ROME – Pope Francis’s doctors have said that after a week in the hospital, the pontiff is “not out of danger” and will require at least another week of hospitalization, but is also not at immediate risk of death.
“Is the pope out of danger? No, he’s not out of danger,” said Doctor Sergio Alfieri, director of the medical surgical department of Rome’s Gemelli Hospital and head of the pope’s medical team there.
Speaking to journalists Feb. 21 in the first press conference doctors have given since Pope Francis was admitted to the facility to treat a persistent bronchitis Feb. 14, Alfieri said that in terms of the pope’s clinical status, “both doors are open.”
“The pope is not out of danger. Right now he is not a risk of dying, but the situation is realistically this, and the door is open to both possibilities,” he said.
Alfieri explained that the pope was initially treated for a cold in the Vatican, which, given his age and his active schedule, developed into bronchitis that could no longer be treated at home, and required hospitalization.
After being admitted to Gemelli, the pope, who is especially vulnerable to respiratory illnesses after having part of one lung removed due to a serious bout of pneumonia as a young Jesuit, was diagnosed with a polymicrobial respiratory infection and bilateral pneumonia.
In terms of his current status, “the asthmatic bronchitis remains, the chronic disease remains,” Alfieri said, saying the pope “knows that the situation is serious. Sometimes he can’t breathe.”
However, he said the pope is currently breathing entirely on his own and is in good humor, often cracking jokes, and he also reads, works, and moves around the room with assistance, sitting in a chair or going to the chapel to pray.
On how long his hospital stay would last, Alfieri said the pope will remain hospitalized “a least all of next week,” and that “his treatment needs time to work.”

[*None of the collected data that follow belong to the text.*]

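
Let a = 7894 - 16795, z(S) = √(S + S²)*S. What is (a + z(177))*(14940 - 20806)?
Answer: 52213266 - 1038282*√31506 ≈ -1.3208e+8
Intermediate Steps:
z(S) = S*√(S + S²)
a = -8901
(a + z(177))*(14940 - 20806) = (-8901 + 177*√(177*(1 + 177)))*(14940 - 20806) = (-8901 + 177*√(177*178))*(-5866) = (-8901 + 177*√31506)*(-5866) = 52213266 - 1038282*√31506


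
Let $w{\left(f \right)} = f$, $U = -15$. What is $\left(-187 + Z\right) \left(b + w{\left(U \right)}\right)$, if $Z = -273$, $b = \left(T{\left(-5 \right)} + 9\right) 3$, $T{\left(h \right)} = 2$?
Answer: $-8280$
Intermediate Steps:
$b = 33$ ($b = \left(2 + 9\right) 3 = 11 \cdot 3 = 33$)
$\left(-187 + Z\right) \left(b + w{\left(U \right)}\right) = \left(-187 - 273\right) \left(33 - 15\right) = \left(-460\right) 18 = -8280$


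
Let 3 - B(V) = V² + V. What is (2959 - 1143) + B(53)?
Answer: -1043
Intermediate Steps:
B(V) = 3 - V - V² (B(V) = 3 - (V² + V) = 3 - (V + V²) = 3 + (-V - V²) = 3 - V - V²)
(2959 - 1143) + B(53) = (2959 - 1143) + (3 - 1*53 - 1*53²) = 1816 + (3 - 53 - 1*2809) = 1816 + (3 - 53 - 2809) = 1816 - 2859 = -1043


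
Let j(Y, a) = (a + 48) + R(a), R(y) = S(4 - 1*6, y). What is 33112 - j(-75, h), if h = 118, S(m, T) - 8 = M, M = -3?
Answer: 32941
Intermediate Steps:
S(m, T) = 5 (S(m, T) = 8 - 3 = 5)
R(y) = 5
j(Y, a) = 53 + a (j(Y, a) = (a + 48) + 5 = (48 + a) + 5 = 53 + a)
33112 - j(-75, h) = 33112 - (53 + 118) = 33112 - 1*171 = 33112 - 171 = 32941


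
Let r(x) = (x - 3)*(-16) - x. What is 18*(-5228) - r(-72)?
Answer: -95376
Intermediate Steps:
r(x) = 48 - 17*x (r(x) = (-3 + x)*(-16) - x = (48 - 16*x) - x = 48 - 17*x)
18*(-5228) - r(-72) = 18*(-5228) - (48 - 17*(-72)) = -94104 - (48 + 1224) = -94104 - 1*1272 = -94104 - 1272 = -95376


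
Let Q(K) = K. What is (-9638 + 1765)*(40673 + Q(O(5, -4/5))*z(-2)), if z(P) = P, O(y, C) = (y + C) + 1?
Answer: -1600683249/5 ≈ -3.2014e+8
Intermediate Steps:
O(y, C) = 1 + C + y (O(y, C) = (C + y) + 1 = 1 + C + y)
(-9638 + 1765)*(40673 + Q(O(5, -4/5))*z(-2)) = (-9638 + 1765)*(40673 + (1 - 4/5 + 5)*(-2)) = -7873*(40673 + (1 - 4*⅕ + 5)*(-2)) = -7873*(40673 + (1 - ⅘ + 5)*(-2)) = -7873*(40673 + (26/5)*(-2)) = -7873*(40673 - 52/5) = -7873*203313/5 = -1600683249/5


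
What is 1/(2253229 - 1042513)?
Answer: 1/1210716 ≈ 8.2596e-7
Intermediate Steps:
1/(2253229 - 1042513) = 1/1210716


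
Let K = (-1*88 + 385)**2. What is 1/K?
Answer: 1/88209 ≈ 1.1337e-5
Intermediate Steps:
K = 88209 (K = (-88 + 385)**2 = 297**2 = 88209)
1/K = 1/88209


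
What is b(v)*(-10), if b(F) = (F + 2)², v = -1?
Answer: -10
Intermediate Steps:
b(F) = (2 + F)²
b(v)*(-10) = (2 - 1)²*(-10) = 1²*(-10) = 1*(-10) = -10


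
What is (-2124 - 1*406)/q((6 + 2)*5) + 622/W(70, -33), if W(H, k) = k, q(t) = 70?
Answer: -12703/231 ≈ -54.991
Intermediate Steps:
(-2124 - 1*406)/q((6 + 2)*5) + 622/W(70, -33) = (-2124 - 1*406)/70 + 622/(-33) = (-2124 - 406)*(1/70) + 622*(-1/33) = -2530*1/70 - 622/33 = -253/7 - 622/33 = -12703/231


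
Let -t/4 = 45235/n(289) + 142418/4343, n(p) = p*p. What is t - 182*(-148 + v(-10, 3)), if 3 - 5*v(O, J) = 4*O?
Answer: 45772140464702/1813658515 ≈ 25237.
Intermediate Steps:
v(O, J) = 3/5 - 4*O/5
n(p) = p**2
t = -48365397532/362731703 (t = -4*(45235/(289**2) + 142418/4343) = -4*(45235/83521 + 142418*(1/4343)) = -4*(45235*(1/83521) + 142418/4343) = -4*(45235/83521 + 142418/4343) = -4*12091349383/362731703 = -48365397532/362731703 ≈ -133.34)
t - 182*(-148 + v(-10, 3)) = -48365397532/362731703 - 182*(-148 + (3/5 - 4/5*(-10))) = -48365397532/362731703 - 182*(-148 + (3/5 + 8)) = -48365397532/362731703 - 182*(-148 + 43/5) = -48365397532/362731703 - 182*(-697)/5 = -48365397532/362731703 - 1*(-126854/5) = -48365397532/362731703 + 126854/5 = 45772140464702/1813658515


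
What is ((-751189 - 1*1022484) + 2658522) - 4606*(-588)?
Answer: 3593177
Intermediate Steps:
((-751189 - 1*1022484) + 2658522) - 4606*(-588) = ((-751189 - 1022484) + 2658522) + 2708328 = (-1773673 + 2658522) + 2708328 = 884849 + 2708328 = 3593177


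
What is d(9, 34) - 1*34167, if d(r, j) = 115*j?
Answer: -30257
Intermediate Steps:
d(9, 34) - 1*34167 = 115*34 - 1*34167 = 3910 - 34167 = -30257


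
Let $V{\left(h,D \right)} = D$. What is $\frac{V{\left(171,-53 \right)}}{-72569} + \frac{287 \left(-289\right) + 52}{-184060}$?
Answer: $\frac{6025072159}{13357050140} \approx 0.45108$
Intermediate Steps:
$\frac{V{\left(171,-53 \right)}}{-72569} + \frac{287 \left(-289\right) + 52}{-184060} = - \frac{53}{-72569} + \frac{287 \left(-289\right) + 52}{-184060} = \left(-53\right) \left(- \frac{1}{72569}\right) + \left(-82943 + 52\right) \left(- \frac{1}{184060}\right) = \frac{53}{72569} - - \frac{82891}{184060} = \frac{53}{72569} + \frac{82891}{184060} = \frac{6025072159}{13357050140}$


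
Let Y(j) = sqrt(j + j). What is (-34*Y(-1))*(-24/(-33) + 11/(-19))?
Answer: -1054*I*sqrt(2)/209 ≈ -7.132*I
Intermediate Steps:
Y(j) = sqrt(2)*sqrt(j) (Y(j) = sqrt(2*j) = sqrt(2)*sqrt(j))
(-34*Y(-1))*(-24/(-33) + 11/(-19)) = (-34*sqrt(2)*sqrt(-1))*(-24/(-33) + 11/(-19)) = (-34*sqrt(2)*I)*(-24*(-1/33) + 11*(-1/19)) = (-34*I*sqrt(2))*(8/11 - 11/19) = -34*I*sqrt(2)*(31/209) = -1054*I*sqrt(2)/209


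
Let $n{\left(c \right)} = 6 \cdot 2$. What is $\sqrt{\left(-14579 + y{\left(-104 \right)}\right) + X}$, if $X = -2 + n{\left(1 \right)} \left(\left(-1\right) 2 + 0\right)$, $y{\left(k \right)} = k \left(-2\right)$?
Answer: $i \sqrt{14397} \approx 119.99 i$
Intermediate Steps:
$n{\left(c \right)} = 12$
$y{\left(k \right)} = - 2 k$
$X = -26$ ($X = -2 + 12 \left(\left(-1\right) 2 + 0\right) = -2 + 12 \left(-2 + 0\right) = -2 + 12 \left(-2\right) = -2 - 24 = -26$)
$\sqrt{\left(-14579 + y{\left(-104 \right)}\right) + X} = \sqrt{\left(-14579 - -208\right) - 26} = \sqrt{\left(-14579 + 208\right) - 26} = \sqrt{-14371 - 26} = \sqrt{-14397} = i \sqrt{14397}$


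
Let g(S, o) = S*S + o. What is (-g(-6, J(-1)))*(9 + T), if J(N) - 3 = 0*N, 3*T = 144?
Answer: -2223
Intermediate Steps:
T = 48 (T = (⅓)*144 = 48)
J(N) = 3 (J(N) = 3 + 0*N = 3 + 0 = 3)
g(S, o) = o + S² (g(S, o) = S² + o = o + S²)
(-g(-6, J(-1)))*(9 + T) = (-(3 + (-6)²))*(9 + 48) = -(3 + 36)*57 = -1*39*57 = -39*57 = -2223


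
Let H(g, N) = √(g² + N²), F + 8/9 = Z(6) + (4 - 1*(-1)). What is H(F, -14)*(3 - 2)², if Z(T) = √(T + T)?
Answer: √(18217 + 1332*√3)/9 ≈ 15.918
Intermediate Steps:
Z(T) = √2*√T (Z(T) = √(2*T) = √2*√T)
F = 37/9 + 2*√3 (F = -8/9 + (√2*√6 + (4 - 1*(-1))) = -8/9 + (2*√3 + (4 + 1)) = -8/9 + (2*√3 + 5) = -8/9 + (5 + 2*√3) = 37/9 + 2*√3 ≈ 7.5752)
H(g, N) = √(N² + g²)
H(F, -14)*(3 - 2)² = √((-14)² + (37/9 + 2*√3)²)*(3 - 2)² = √(196 + (37/9 + 2*√3)²)*1² = √(196 + (37/9 + 2*√3)²)*1 = √(196 + (37/9 + 2*√3)²)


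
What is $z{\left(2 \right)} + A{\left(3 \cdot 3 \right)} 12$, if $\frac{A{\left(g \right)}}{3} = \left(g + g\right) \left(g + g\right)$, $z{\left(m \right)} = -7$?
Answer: $11657$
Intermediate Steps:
$A{\left(g \right)} = 12 g^{2}$ ($A{\left(g \right)} = 3 \left(g + g\right) \left(g + g\right) = 3 \cdot 2 g 2 g = 3 \cdot 4 g^{2} = 12 g^{2}$)
$z{\left(2 \right)} + A{\left(3 \cdot 3 \right)} 12 = -7 + 12 \left(3 \cdot 3\right)^{2} \cdot 12 = -7 + 12 \cdot 9^{2} \cdot 12 = -7 + 12 \cdot 81 \cdot 12 = -7 + 972 \cdot 12 = -7 + 11664 = 11657$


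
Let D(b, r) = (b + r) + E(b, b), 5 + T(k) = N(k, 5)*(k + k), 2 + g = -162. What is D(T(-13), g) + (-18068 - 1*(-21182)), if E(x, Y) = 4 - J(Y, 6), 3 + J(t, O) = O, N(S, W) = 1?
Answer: 2920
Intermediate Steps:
J(t, O) = -3 + O
g = -164 (g = -2 - 162 = -164)
E(x, Y) = 1 (E(x, Y) = 4 - (-3 + 6) = 4 - 1*3 = 4 - 3 = 1)
T(k) = -5 + 2*k (T(k) = -5 + 1*(k + k) = -5 + 1*(2*k) = -5 + 2*k)
D(b, r) = 1 + b + r (D(b, r) = (b + r) + 1 = 1 + b + r)
D(T(-13), g) + (-18068 - 1*(-21182)) = (1 + (-5 + 2*(-13)) - 164) + (-18068 - 1*(-21182)) = (1 + (-5 - 26) - 164) + (-18068 + 21182) = (1 - 31 - 164) + 3114 = -194 + 3114 = 2920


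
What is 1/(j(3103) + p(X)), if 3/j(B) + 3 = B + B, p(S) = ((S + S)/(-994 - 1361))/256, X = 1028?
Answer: -467458080/1368091 ≈ -341.69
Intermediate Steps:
p(S) = -S/301440 (p(S) = ((2*S)/(-2355))*(1/256) = ((2*S)*(-1/2355))*(1/256) = -2*S/2355*(1/256) = -S/301440)
j(B) = 3/(-3 + 2*B) (j(B) = 3/(-3 + (B + B)) = 3/(-3 + 2*B))
1/(j(3103) + p(X)) = 1/(3/(-3 + 2*3103) - 1/301440*1028) = 1/(3/(-3 + 6206) - 257/75360) = 1/(3/6203 - 257/75360) = 1/(-1368091/467458080) = -467458080/1368091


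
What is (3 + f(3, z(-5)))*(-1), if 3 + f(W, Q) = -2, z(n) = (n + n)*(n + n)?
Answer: 2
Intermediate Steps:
z(n) = 4*n² (z(n) = (2*n)*(2*n) = 4*n²)
f(W, Q) = -5 (f(W, Q) = -3 - 2 = -5)
(3 + f(3, z(-5)))*(-1) = (3 - 5)*(-1) = -2*(-1) = 2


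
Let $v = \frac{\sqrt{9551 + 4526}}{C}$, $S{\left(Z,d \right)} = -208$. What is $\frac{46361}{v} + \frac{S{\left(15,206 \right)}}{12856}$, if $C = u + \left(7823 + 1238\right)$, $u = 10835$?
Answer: $- \frac{26}{1607} + \frac{131771208 \sqrt{14077}}{2011} \approx 7.7743 \cdot 10^{6}$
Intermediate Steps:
$C = 19896$ ($C = 10835 + \left(7823 + 1238\right) = 10835 + 9061 = 19896$)
$v = \frac{\sqrt{14077}}{19896}$ ($v = \frac{\sqrt{9551 + 4526}}{19896} = \sqrt{14077} \cdot \frac{1}{19896} = \frac{\sqrt{14077}}{19896} \approx 0.0059633$)
$\frac{46361}{v} + \frac{S{\left(15,206 \right)}}{12856} = \frac{46361}{\frac{1}{19896} \sqrt{14077}} - \frac{208}{12856} = 46361 \frac{19896 \sqrt{14077}}{14077} - \frac{26}{1607} = \frac{131771208 \sqrt{14077}}{2011} - \frac{26}{1607} = - \frac{26}{1607} + \frac{131771208 \sqrt{14077}}{2011}$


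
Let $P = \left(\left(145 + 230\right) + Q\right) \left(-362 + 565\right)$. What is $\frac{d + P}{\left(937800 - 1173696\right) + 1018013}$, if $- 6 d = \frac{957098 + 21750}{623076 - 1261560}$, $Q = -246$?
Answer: $\frac{12540107737}{374526892971} \approx 0.033483$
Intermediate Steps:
$d = \frac{122356}{478863}$ ($d = - \frac{\left(957098 + 21750\right) \frac{1}{623076 - 1261560}}{6} = - \frac{978848 \frac{1}{-638484}}{6} = - \frac{978848 \left(- \frac{1}{638484}\right)}{6} = \left(- \frac{1}{6}\right) \left(- \frac{244712}{159621}\right) = \frac{122356}{478863} \approx 0.25551$)
$P = 26187$ ($P = \left(\left(145 + 230\right) - 246\right) \left(-362 + 565\right) = \left(375 - 246\right) 203 = 129 \cdot 203 = 26187$)
$\frac{d + P}{\left(937800 - 1173696\right) + 1018013} = \frac{\frac{122356}{478863} + 26187}{\left(937800 - 1173696\right) + 1018013} = \frac{12540107737}{478863 \left(\left(937800 - 1173696\right) + 1018013\right)} = \frac{12540107737}{478863 \left(-235896 + 1018013\right)} = \frac{12540107737}{478863 \cdot 782117} = \frac{12540107737}{478863} \cdot \frac{1}{782117} = \frac{12540107737}{374526892971}$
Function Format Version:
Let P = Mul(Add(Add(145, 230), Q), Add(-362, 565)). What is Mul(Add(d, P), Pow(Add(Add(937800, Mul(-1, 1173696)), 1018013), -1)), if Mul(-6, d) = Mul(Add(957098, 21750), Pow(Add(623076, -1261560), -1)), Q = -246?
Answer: Rational(12540107737, 374526892971) ≈ 0.033483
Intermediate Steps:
d = Rational(122356, 478863) (d = Mul(Rational(-1, 6), Mul(Add(957098, 21750), Pow(Add(623076, -1261560), -1))) = Mul(Rational(-1, 6), Mul(978848, Pow(-638484, -1))) = Mul(Rational(-1, 6), Mul(978848, Rational(-1, 638484))) = Mul(Rational(-1, 6), Rational(-244712, 159621)) = Rational(122356, 478863) ≈ 0.25551)
P = 26187 (P = Mul(Add(Add(145, 230), -246), Add(-362, 565)) = Mul(Add(375, -246), 203) = Mul(129, 203) = 26187)
Mul(Add(d, P), Pow(Add(Add(937800, Mul(-1, 1173696)), 1018013), -1)) = Mul(Add(Rational(122356, 478863), 26187), Pow(Add(Add(937800, Mul(-1, 1173696)), 1018013), -1)) = Mul(Rational(12540107737, 478863), Pow(Add(Add(937800, -1173696), 1018013), -1)) = Mul(Rational(12540107737, 478863), Pow(Add(-235896, 1018013), -1)) = Mul(Rational(12540107737, 478863), Pow(782117, -1)) = Mul(Rational(12540107737, 478863), Rational(1, 782117)) = Rational(12540107737, 374526892971)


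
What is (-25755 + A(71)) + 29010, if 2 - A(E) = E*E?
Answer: -1784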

“He must leave well, and we are working for this,” he said, explaining that the pope’s situation is complex because the different drug treatments he is receiving can have counterproductive effects on one another.
For example, he said the cortisone therapy the pope is receiving for his pneumonia can lower the body’s immune defenses, and can therefore interfere with the antibiotic treatment he is receiving for his infection, meaning his infection can spread and lead to sepsis in his other organs.
However, too low of a dose of cortisone means there is a risk that his pneumonia will worsen, he said, saying the pope’s medical team are monitoring the doses carefully in an attempt to find the right balance.
In the past two days the Vatican’s medical bulletin on the pope’s condition have reported “slight improvement” in his blood tests and in his overall clinical condition.
Alfieri did not indicate a precise timeline for the pope’s return, other than that his hospital stay will last through next week.
“The treatments need time. He will return to Santa Marta when hospital care is no longer necessary,” he said, saying, “from when he arrived, he is a lot better, but in a day the situation can change, because he is receiving a very significant load of medicines.”
Luigi Carbone, deputy director of the Health and Hygiene department of Vatican City State and the pope’s personal doctor, told journalists during Friday’s press conference that the daily medial bulletins that are published on the pope’s condition are a product of the team’s observations, and are approved by the pope.
“He wanted us to always tell the truth. It was him who asked us to say: I realize that I am an elderly man and that I have chronic problems. Even if he gets better, the asthmatic bronchitis and bronchiectasis remain,” he said.
Though Pope Francis is able to move around, his mobility is still limited, as are the number of collaborators and visitors allowed in to see him. So far, his only visitors have been what the Vatican described as his “closest collaborators,” and Italian Prime Minister Girogia Meloni.
This will mark Francis’s longest hospital stay, having previously spent two different 10-day stints at Gemelli, once in 2021 for an invasive colon surgery, and again in 2023 after surgery to repair an abdominal hernia resulting from a previous operation.
If he remains in the hospital longer than 18 days, his stay will surpass the longest-ever hospital stay of his predecessor, Pope Saint John Paul II, whose longest admittance to the facility was nearly 20 days.
John Paul II reigned as pope for nearly 27 years and was admitted to Gemelli a total of seven times during his papacy, with his longest hospitalization lasting 18 days. If Pope Francis’s stay stretches beyond, it will mark the longest papal hospitalization in the last three pontificates.